By Tony Dewhurst.

AMERICAN singer Jackson Browne was chasing the sixties dream when he arrived in New York with a handful of dollars in his pocket and landed a job playing guitar with the legendary Nico.

Suddenly he was an avid observer to the world of The Velvet Underground, and their life, times and music.

On his remarkable new album, Standing in the Breach, Browne revisits a song he wrote during the gentle groove of yesteryear, The Birds of St Marks, the album’s first single, and a portrait of Nico that he composed as he was leaving the Big Apple to find worldwide fame.

“There’s something about playing a song 20,40 years after you wrote it that is kind of exhilarating,” Browne told The Guide.

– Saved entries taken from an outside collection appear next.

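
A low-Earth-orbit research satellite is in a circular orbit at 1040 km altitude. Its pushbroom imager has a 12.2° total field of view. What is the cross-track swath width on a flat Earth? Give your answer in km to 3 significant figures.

Half-angle = 12.2°/2 = 6.1°.
Swath width ≈ 2h·tan(θ/2) = 2 × 1040 × tan(6.1°) = 222.3 km.

222 km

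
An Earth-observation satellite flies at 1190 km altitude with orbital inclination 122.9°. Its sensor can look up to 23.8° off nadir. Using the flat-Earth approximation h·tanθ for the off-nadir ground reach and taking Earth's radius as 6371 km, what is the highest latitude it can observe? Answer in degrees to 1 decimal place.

61.8°

Retrograde orbit: the ground track reaches ±(180° − i) = ±(180 − 122.9) = ±57.1°.
Sensor half-swath on the ground ≈ 1190·tan(23.8°) = 525 km = 4.72° of latitude.
Maximum observable latitude ≈ 57.1 + 4.72 = 61.8°.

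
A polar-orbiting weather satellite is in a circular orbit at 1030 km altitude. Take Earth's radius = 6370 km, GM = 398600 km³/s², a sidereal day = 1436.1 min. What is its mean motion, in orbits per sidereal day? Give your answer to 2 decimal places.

13.60

Semi-major axis a = 6370 + 1030 = 7400 km. Period T = 2π√(a³/μ) = 2π√(7400³/398600) = 6335.2 s = 105.59 min.
Orbits per sidereal day = 86166 / 6335.2 = 13.601.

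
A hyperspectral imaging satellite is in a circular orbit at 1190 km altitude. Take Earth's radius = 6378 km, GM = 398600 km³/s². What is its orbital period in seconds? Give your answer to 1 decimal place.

Semi-major axis a = 6378 + 1190 = 7568 km. Period T = 2π√(a³/μ) = 2π√(7568³/398600) = 6552.1 s = 109.20 min.

6552.1 seconds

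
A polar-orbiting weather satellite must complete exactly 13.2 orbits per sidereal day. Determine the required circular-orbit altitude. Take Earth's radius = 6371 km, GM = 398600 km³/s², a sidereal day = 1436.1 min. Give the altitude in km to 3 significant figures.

Required period T = 86166 / 13.2 = 6527.7 s.
From T = 2π√(a³/μ): a = (μ T²/4π²)^(1/3) = (398600 × 6527.7² / 4π²)^(1/3) = 7549 km.
Altitude h = a − R = 7549 − 6371 = 1178 km.

1180 km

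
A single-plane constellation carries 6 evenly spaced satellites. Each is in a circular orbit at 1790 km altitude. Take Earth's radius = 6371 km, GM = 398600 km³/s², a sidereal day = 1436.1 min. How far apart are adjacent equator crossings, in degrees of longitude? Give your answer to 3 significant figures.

Semi-major axis a = 6371 + 1790 = 8161 km. Period T = 2π√(a³/μ) = 2π√(8161³/398600) = 7337.1 s = 122.29 min.
Single-satellite node shift = (7337.1/86166) × 360° = 30.65°.
With 6 satellites evenly phased, successive equator crossings are 30.65/6 = 5.109° apart.

5.11°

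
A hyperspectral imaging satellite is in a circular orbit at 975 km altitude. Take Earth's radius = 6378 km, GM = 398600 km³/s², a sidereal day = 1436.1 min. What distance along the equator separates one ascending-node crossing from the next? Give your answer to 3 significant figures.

2920 km

Semi-major axis a = 6378 + 975 = 7353 km. Period T = 2π√(a³/μ) = 2π√(7353³/398600) = 6274.9 s = 104.58 min.
During one orbit Earth rotates (6274.9 / 86166) × 360° = 26.22°.
At the equator that is 26.22° × (2π·6378/360) km/° = 26.22 × 111.3 = 2918 km.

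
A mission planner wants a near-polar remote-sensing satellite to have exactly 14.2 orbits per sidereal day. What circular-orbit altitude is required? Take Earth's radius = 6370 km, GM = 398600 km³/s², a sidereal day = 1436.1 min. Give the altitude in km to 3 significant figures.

Required period T = 86166 / 14.2 = 6068.0 s.
From T = 2π√(a³/μ): a = (μ T²/4π²)^(1/3) = (398600 × 6068.0² / 4π²)^(1/3) = 7190 km.
Altitude h = a − R = 7190 − 6370 = 820 km.

820 km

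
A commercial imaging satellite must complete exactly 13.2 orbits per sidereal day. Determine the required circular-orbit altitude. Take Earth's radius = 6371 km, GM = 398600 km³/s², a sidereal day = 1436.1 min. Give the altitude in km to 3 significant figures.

Required period T = 86166 / 13.2 = 6527.7 s.
From T = 2π√(a³/μ): a = (μ T²/4π²)^(1/3) = (398600 × 6527.7² / 4π²)^(1/3) = 7549 km.
Altitude h = a − R = 7549 − 6371 = 1178 km.

1180 km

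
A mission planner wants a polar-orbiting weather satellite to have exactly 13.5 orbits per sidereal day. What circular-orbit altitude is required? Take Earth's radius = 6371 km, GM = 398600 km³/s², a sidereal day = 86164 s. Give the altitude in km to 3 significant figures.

1070 km

Required period T = 86164 / 13.5 = 6382.5 s.
From T = 2π√(a³/μ): a = (μ T²/4π²)^(1/3) = (398600 × 6382.5² / 4π²)^(1/3) = 7437 km.
Altitude h = a − R = 7437 − 6371 = 1066 km.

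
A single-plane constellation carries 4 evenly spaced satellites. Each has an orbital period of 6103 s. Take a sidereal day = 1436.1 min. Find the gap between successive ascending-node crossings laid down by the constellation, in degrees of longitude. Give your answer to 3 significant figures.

Single-satellite node shift = (6103.0/86166) × 360° = 25.50°.
With 4 satellites evenly phased, successive equator crossings are 25.50/4 = 6.375° apart.

6.37°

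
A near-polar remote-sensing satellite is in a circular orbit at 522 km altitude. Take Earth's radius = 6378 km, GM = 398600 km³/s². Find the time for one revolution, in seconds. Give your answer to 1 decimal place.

Semi-major axis a = 6378 + 522 = 6900 km. Period T = 2π√(a³/μ) = 2π√(6900³/398600) = 5704.1 s = 95.07 min.

5704.1 seconds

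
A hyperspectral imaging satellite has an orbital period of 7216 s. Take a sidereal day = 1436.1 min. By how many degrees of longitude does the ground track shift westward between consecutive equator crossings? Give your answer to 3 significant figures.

30.1°

During one orbit Earth rotates (7216.0 / 86166) × 360° = 30.15°.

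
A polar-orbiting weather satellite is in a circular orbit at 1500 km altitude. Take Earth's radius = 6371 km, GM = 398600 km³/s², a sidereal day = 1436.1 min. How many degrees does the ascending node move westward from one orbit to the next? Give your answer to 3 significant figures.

Semi-major axis a = 6371 + 1500 = 7871 km. Period T = 2π√(a³/μ) = 2π√(7871³/398600) = 6949.5 s = 115.83 min.
During one orbit Earth rotates (6949.5 / 86166) × 360° = 29.04°.

29.0°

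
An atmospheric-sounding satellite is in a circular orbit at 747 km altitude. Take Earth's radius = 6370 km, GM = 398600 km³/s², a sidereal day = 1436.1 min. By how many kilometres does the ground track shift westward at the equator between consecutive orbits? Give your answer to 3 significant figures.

Semi-major axis a = 6370 + 747 = 7117 km. Period T = 2π√(a³/μ) = 2π√(7117³/398600) = 5975.3 s = 99.59 min.
During one orbit Earth rotates (5975.3 / 86166) × 360° = 24.96°.
At the equator that is 24.96° × (2π·6370/360) km/° = 24.96 × 111.2 = 2775 km.

2780 km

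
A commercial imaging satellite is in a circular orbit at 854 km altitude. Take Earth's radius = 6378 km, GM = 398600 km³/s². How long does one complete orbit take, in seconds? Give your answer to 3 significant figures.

6120 seconds

Semi-major axis a = 6378 + 854 = 7232 km. Period T = 2π√(a³/μ) = 2π√(7232³/398600) = 6120.7 s = 102.01 min.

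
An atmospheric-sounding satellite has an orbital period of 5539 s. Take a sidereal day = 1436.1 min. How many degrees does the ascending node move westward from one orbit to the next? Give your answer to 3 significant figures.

During one orbit Earth rotates (5539.0 / 86166) × 360° = 23.14°.

23.1°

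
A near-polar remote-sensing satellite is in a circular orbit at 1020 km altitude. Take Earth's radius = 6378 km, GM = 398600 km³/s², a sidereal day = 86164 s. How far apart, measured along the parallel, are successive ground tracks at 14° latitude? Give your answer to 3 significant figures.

Semi-major axis a = 6378 + 1020 = 7398 km. Period T = 2π√(a³/μ) = 2π√(7398³/398600) = 6332.6 s = 105.54 min.
Node shift per orbit = (6332.6/86164) × 360° = 26.46°.
Equatorial spacing = 26.46 × 111.3 km/° = 2945 km.
At 14° latitude, spacing = 2945 × cos(14°) = 2858 km.

2860 km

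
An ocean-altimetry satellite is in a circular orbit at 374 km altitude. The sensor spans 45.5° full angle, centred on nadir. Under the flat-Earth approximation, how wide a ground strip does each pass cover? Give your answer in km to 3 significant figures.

Half-angle = 45.5°/2 = 22.75°.
Swath width ≈ 2h·tan(θ/2) = 2 × 374 × tan(22.75°) = 313.7 km.

314 km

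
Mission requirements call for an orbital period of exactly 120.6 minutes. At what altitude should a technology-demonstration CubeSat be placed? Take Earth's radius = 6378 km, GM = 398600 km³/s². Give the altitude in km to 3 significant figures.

T = 120.6 min = 7236.0 s.
From T = 2π√(a³/μ): a = (μ T²/4π²)^(1/3) = (398600 × 7236.0² / 4π²)^(1/3) = 8086 km.
Altitude h = a − R = 8086 − 6378 = 1708 km.

1710 km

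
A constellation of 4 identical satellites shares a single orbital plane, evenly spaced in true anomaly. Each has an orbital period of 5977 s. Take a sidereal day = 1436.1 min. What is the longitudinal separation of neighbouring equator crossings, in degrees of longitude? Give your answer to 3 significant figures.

6.24°

Single-satellite node shift = (5977.0/86166) × 360° = 24.97°.
With 4 satellites evenly phased, successive equator crossings are 24.97/4 = 6.243° apart.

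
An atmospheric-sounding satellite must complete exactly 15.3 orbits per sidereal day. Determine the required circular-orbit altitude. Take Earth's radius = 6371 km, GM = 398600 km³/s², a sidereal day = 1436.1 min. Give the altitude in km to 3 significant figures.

Required period T = 86166 / 15.3 = 5631.8 s.
From T = 2π√(a³/μ): a = (μ T²/4π²)^(1/3) = (398600 × 5631.8² / 4π²)^(1/3) = 6842 km.
Altitude h = a − R = 6842 − 6371 = 471 km.

471 km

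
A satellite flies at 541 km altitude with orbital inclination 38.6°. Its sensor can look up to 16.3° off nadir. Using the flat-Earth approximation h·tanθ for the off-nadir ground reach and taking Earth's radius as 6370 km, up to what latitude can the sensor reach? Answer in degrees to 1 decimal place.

For a prograde orbit the ground track reaches latitude ±i = ±38.6°.
Sensor half-swath on the ground ≈ 541·tan(16.3°) = 158 km = 1.42° of latitude.
Maximum observable latitude ≈ 38.6 + 1.42 = 40.0°.

40.0°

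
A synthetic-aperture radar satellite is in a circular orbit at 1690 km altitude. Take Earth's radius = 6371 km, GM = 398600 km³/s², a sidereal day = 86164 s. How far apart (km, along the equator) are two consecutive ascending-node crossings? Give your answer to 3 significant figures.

Semi-major axis a = 6371 + 1690 = 8061 km. Period T = 2π√(a³/μ) = 2π√(8061³/398600) = 7202.7 s = 120.04 min.
During one orbit Earth rotates (7202.7 / 86164) × 360° = 30.09°.
At the equator that is 30.09° × (2π·6371/360) km/° = 30.09 × 111.2 = 3346 km.

3350 km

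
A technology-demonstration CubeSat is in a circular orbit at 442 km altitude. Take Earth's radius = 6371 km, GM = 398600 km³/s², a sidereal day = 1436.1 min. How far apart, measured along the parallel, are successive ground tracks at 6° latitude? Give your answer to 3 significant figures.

2590 km

Semi-major axis a = 6371 + 442 = 6813 km. Period T = 2π√(a³/μ) = 2π√(6813³/398600) = 5596.5 s = 93.28 min.
Node shift per orbit = (5596.5/86166) × 360° = 23.38°.
Equatorial spacing = 23.38 × 111.2 km/° = 2600 km.
At 6° latitude, spacing = 2600 × cos(6°) = 2586 km.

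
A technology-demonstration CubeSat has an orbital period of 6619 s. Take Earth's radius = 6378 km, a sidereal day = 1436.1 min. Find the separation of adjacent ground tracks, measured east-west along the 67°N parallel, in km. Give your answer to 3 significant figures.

Node shift per orbit = (6619.0/86166) × 360° = 27.65°.
Equatorial spacing = 27.65 × 111.3 km/° = 3078 km.
At 67° latitude, spacing = 3078 × cos(67°) = 1203 km.

1200 km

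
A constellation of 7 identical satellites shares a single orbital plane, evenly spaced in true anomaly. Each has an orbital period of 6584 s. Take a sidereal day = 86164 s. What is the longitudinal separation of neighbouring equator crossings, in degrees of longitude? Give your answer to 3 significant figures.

3.93°

Single-satellite node shift = (6584.0/86164) × 360° = 27.51°.
With 7 satellites evenly phased, successive equator crossings are 27.51/7 = 3.930° apart.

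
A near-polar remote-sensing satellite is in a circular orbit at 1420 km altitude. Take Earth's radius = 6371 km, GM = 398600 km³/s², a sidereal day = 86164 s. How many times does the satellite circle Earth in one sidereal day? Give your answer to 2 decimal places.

12.59

Semi-major axis a = 6371 + 1420 = 7791 km. Period T = 2π√(a³/μ) = 2π√(7791³/398600) = 6843.9 s = 114.06 min.
Orbits per sidereal day = 86164 / 6843.9 = 12.590.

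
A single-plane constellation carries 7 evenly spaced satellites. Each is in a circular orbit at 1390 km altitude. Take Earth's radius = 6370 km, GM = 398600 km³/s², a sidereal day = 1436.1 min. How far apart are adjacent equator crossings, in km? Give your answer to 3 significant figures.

451 km

Semi-major axis a = 6370 + 1390 = 7760 km. Period T = 2π√(a³/μ) = 2π√(7760³/398600) = 6803.1 s = 113.38 min.
Single-satellite node shift = (6803.1/86166) × 360° = 28.42°.
With 7 satellites evenly phased, successive equator crossings are 28.42/7 = 4.060° apart.
That is 4.060 × 111.2 = 451 km at the equator.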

“I wrote that ballad when I was 18. It’s really like opening a book in the middle, looking back at a time that was captured then, like a picture from an earlier era in my life.

“My favourite thing is writing a song that really says how I feel, what I believe in, like Running on Empty.

“I always had this dream to write songs and perform, even at five or six when my father would play me Louis Armstrong, Ella Fizgerald and Django Reinhardt on the gramophone.”

It was Browne’s teenage years in New York that coloured his life, though.

“Having that access to those legends - Lou Reed and John Cale - was an astonishing experience for somebody so young, and the work with Nico was just a fluke.”

Always one to tell it how it is, Browne intelligently holds up a mirror to a divided America and his ability to write powerful songs with a strong message has not diminished with time.

“The divisions in America are very deep and very real,” he adds.

“And I mean in religion, culture and taste.

“Barack Obama hasn’t been able to be the champion America had hoped for.

“We need a slogan of hope, fairness and justice because there is so much inequality in the country.”

Browne recalls playing in front of a million people in New York’s Central Park at the height of the cold war in 1982.

“They called it Peace Sunday,” he said.

“I sang with Bruce Springsteen – and Orson Welles spoke direct to the President Reagan from the same stage.

“That was an amazing thing to do, but people are beginning to protest again.

“Look at what’s happening in Hong Kong, they want democracy.”

Browne’s songwriting skills earned him the attention of many popular artists of the 60s and 70s, most notably Joan Baez and The Byrds.

But even with the success he has enjoyed, Browne has a restless musical spirit that is still on a never ending journey to connect with listeners through words and music.

“When I began to write songs I wasn’t a political person – it didn’t really influence my work until later on.

“My new album has infused me with joy, though.

“Music has been a lifelong pursuit for me, and you do it because it is your deep passion.”

An evening with Jackson Browne, Manchester Bridgewater Hall, November 18.